検察側の主張によると、少年が稽古や人間関係の厳しさから部屋を脱走したことに山本が憤慨し、6月25日に
ビール瓶で頭を殴り、さらに数人の力士に「かわいがってやれ」と暴行を指示したとされる。翌26日も通常は5分程度のぶつかり稽古を30分ほど行い、倒れた後も蹴りを入れたり
金属バットで殴打するなど集団暴行した。警察の任意取調べに対し親方だった山本や数人の兄弟子力士が容疑を認め
、また愛知県警は死因特定の遺体の組織検査や、煙草を押しつけたと思われる火傷の跡など、暴行と死亡との因果関係が立証されたため、
2008年2月7日、山本と兄弟子3人を傷害および傷害致死容疑で逮捕した。また遺族に無断で遺体を火葬しようとしたことも発覚しており暴行の事実を隠蔽しようとした疑いがもたれている
。また、同年2月29日に、これとは別の兄弟子3人(うち1人はこの時点で引退済)が、愛知県警に
書類送検された。
兄弟子の1人は、脱走した少年を連れ戻した父親が部屋にとどまることを懇願した2007年6月20日、少年は部屋の屋上で喫煙し吸い殻を階段から投げ捨てており、日頃から近隣住民の苦情を受けていた山本の夫人がこれに憤慨し暴行を指示したと証言している。

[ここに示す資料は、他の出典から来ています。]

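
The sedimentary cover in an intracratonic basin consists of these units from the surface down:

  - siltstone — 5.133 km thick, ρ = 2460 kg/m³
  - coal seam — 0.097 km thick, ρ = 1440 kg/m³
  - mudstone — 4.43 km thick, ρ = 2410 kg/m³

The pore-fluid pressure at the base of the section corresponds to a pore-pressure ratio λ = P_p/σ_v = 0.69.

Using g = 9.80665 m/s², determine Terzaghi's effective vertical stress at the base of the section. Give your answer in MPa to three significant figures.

71.3 MPa

Overburden (lithostatic) stress σ_v:
siltstone: 2460 kg/m³ × 9.80665 m/s² × 5133 m = 1.238×10^8 Pa = 123.8 MPa
coal seam: 1440 kg/m³ × 9.80665 m/s² × 97 m = 1.370×10^6 Pa = 1.370 MPa
mudstone: 2410 kg/m³ × 9.80665 m/s² × 4430 m = 1.047×10^8 Pa = 104.7 MPa
Total = 123.8 + 1.370 + 104.7 = 229.90 MPa
Pore pressure P_p = λ·σ_v = 0.69 × 229.9 MPa = 158.6 MPa
Effective stress σ' = σ_v − P_p = 229.9 − 158.6 = 71.269 MPa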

2007年10月9日、解雇された15代時津風(山本順一)の後継として部屋を継承するために
時津海正博が急遽現役を引退して、16代時津風を襲名した。時津海の引退と年寄襲名により、日本相撲協会は平成19年11月場所番付に於いて、引退した時津海が位置する予定であった西前頭11枚目を空位にするという措置を取った。これは時津海が年寄時津風として番付に掲載されることにより、番付上の重複を避けるためである。幕内の番付で空位が発生したのは、1873年(明治6年)11月に当時の東京相撲の関脇だった小柳ら以来(この時は力士名を墨で塗りつぶした)、実に134年ぶりという珍事となった。